Posts Tagged ‘bike commute’

the Norwottuck Rail Trail wins!

August 1st, 2008, posted in projects, sustainibility

Sometimes, I silently scold cars that pass me when I’m biking, in a Dave Eggers style imagined conversation.

- You don’t see what I see.

- I am in a hurry.

- The hot air balloons drifting over the cornfields at sunrise…

- I am tired.

- The horses, sheep, cows, winking as you glide by.

- …

- Endless farmland and gracious meadows, rolling green hills. Twisty tall trees, vines hanging down to create a tunnel of green. The birch groves, where, when the early morning sun hits just right, you can very nearly catch sight of where the elves live. On the bridge crossing the Connecticut, squinting a little and tilting your eyebrows just so, the bridge disappears and you are flying into the sunset on your bike, ET style, through the viney green canopies of Never Never Land.

- I am sorry.

- Just think about biking next time.

Also: 20 miles a day X 5 days a week X 10-ish weeks = 1,000 miles! Yeah!

And: Today I got caught in the rain on my way home. It wasn’t so bad at first, the only thing that’s hard about biking in the rain is when my glasses get clouded. But then it started getting really vigorous, and maybe hailing, so I took shelter under a little tunnel because I knew it would pass soon.

After a few minutes, the sun came out, but the rain was still coming down hard core. A rainbow appeared in a perfect arch over the path, lined with trees stretching off into to the horizon, and it was just about the most beautiful thing I’ve ever seen.

This is not my image, but I included it just so you could get a general idea. Sometime I’ll take my camera along and document the beauty myself.

- M

Traveling circus VS documentary animation

July 30th, 2008, posted in general thoughts, travels

So far this summer I have lived two pretty radically opposite lifestyles.

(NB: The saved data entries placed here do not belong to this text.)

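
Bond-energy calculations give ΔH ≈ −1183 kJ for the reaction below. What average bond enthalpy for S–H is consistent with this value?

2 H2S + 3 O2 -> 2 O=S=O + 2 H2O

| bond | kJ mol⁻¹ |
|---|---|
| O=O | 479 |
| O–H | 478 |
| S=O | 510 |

Let D be the S–H bond energy.
Σ(broken) = 3×479 + 4×D = 1437 + 4D
Σ(formed) = 4×478 + 4×510 = 3952
ΔH = Σ(broken) − Σ(formed) = (1437 + 4D) − (3952) = −2515 + 4D
Setting this equal to −1183 kJ gives 4D = 1332, so D = 333 kJ/mol.

D(S–H) ≈ 333 kJ/mol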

First there was the cross country circus tour

Our school bus was not only converted to run on veggie oil, but the inside was gutted and replaced with futon beds and storage. Every day was different from the next. With the exception of the five days we spent getting our feet off the ground at Jacob’s house in Boston, we were never in a place for more than two or three days tops.

Constantly traveling, never knowing when we would be able to shower next, where we would find a bathroom next, when we would be able to cook meals… Whenever we did cook it was a tricky ordeal, cooking for 11 people on two coleman stoves is not easy. A number of times we drove through the night, jamming all of us on the four or five beds (depending on if the food table was clean) built into the bus.

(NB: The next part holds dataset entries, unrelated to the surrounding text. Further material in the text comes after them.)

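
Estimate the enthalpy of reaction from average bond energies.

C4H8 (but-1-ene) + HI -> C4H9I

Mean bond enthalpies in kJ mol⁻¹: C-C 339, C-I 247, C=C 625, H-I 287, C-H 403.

ΔH ≈ −77 kJ

Bonds broken (reactants):
  C-C: 2 × 339 = 678
  C-H: 8 × 403 = 3224
  C=C: 1 × 625 = 625
  H-I: 1 × 287 = 287
  Σ(broken) = 4814 kJ
Bonds formed (products):
  C-C: 3 × 339 = 1017
  C-H: 9 × 403 = 3627
  C-I: 1 × 247 = 247
  Σ(formed) = 4891 kJ
ΔH = Σ(broken) − Σ(formed) = 4814 − 4891 = −77 kJ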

Collecting and filtering grease was a pretty ridiculous endeavor. And then of course, there was the circus aspect – performing in parks, on makeshift stages, community centers, night clubs – each time performing a different version of our ever-evolving show. We met many amazing and interesting people, and saw some pretty incredible areas of the country. It was all quite a whirlwind.

____________

Now, I’m working full time doing motion graphics for a documentary film about a feminist art collective, the Heretics. I wake up at 7 am everyday, have a nice breakfast of granola and coffee while I read the Seattle P-I online, then bike 10 miles to work… spend six hours working on, like, five or six seconds of animation, then bike 10 miles home. Biking is both my reward and punishment for sitting in front of the computer all day. When I get home I can relax (!?), make dinner, read, watch movies, do art projects, and hang out with my housemates.

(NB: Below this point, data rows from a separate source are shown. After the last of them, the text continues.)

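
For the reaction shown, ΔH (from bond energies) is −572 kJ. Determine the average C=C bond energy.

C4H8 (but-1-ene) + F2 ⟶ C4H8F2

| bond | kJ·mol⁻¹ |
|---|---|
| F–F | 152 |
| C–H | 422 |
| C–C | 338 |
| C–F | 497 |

Let D be the C=C bond energy.
Σ(broken) = 2×338 + 8×422 + 1×D + 1×152 = 4204 + D
Σ(formed) = 3×338 + 2×497 + 8×422 = 5384
ΔH = Σ(broken) − Σ(formed) = (4204 + D) − (5384) = −1180 + D
Setting this equal to −572 kJ gives D = 608 kJ/mol.

D(C=C) ≈ 608 kJ/mol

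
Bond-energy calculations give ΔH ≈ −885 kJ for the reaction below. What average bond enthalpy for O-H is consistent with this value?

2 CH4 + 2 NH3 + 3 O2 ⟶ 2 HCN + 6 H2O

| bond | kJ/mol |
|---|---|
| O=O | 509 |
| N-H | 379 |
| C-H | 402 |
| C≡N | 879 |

Let D be the O-H bond energy.
Σ(broken) = 8×402 + 6×379 + 3×509 = 7017
Σ(formed) = 2×879 + 2×402 + 12×D = 2562 + 12D
ΔH = Σ(broken) − Σ(formed) = (7017) − (2562 + 12D) = +4455 − 12D
Setting this equal to −885 kJ gives 12D = 5340, so D = 445 kJ/mol.

D(O-H) ≈ 445 kJ/mol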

It’s so weird for me to only have one thing I need to focus on. I’m so used to multi-tasking to the extreme, having at least a dozen different projects, meetings, jobs to do all at once. My boss is a Hampshire professor, so it feels sort of like having a full time one-on-one animation class. Except I’m getting paid. And, Joan doesn’t know anything about how to do animation, she just has a vague idea of what she wants things to look like.

How did a 21-year-old girl, still in school, get a job doing special effects on a feature film, having no prior experience, or even training? I’m basically incredibly lucky. Last summer I did a internship there two days a week, and randomly did one little animation. They loved it, and I kept working through the school year once every week or two, and now I’m back full time. I already know After Effects a thousand times better than I did last week, and I’m learning more about it every day.

I’m not sure which of these lifestyles I prefer. I mean, they’re both pretty much all I could ever hope for…

-Molly

p.s. If you are an unfortunate troglodyte who has not yet seen Dr. Horrible’s Sing Along Blog, stop what you are doing, close the ten other firefox windows you have open, and watch it right now. It’s probably going to change your life.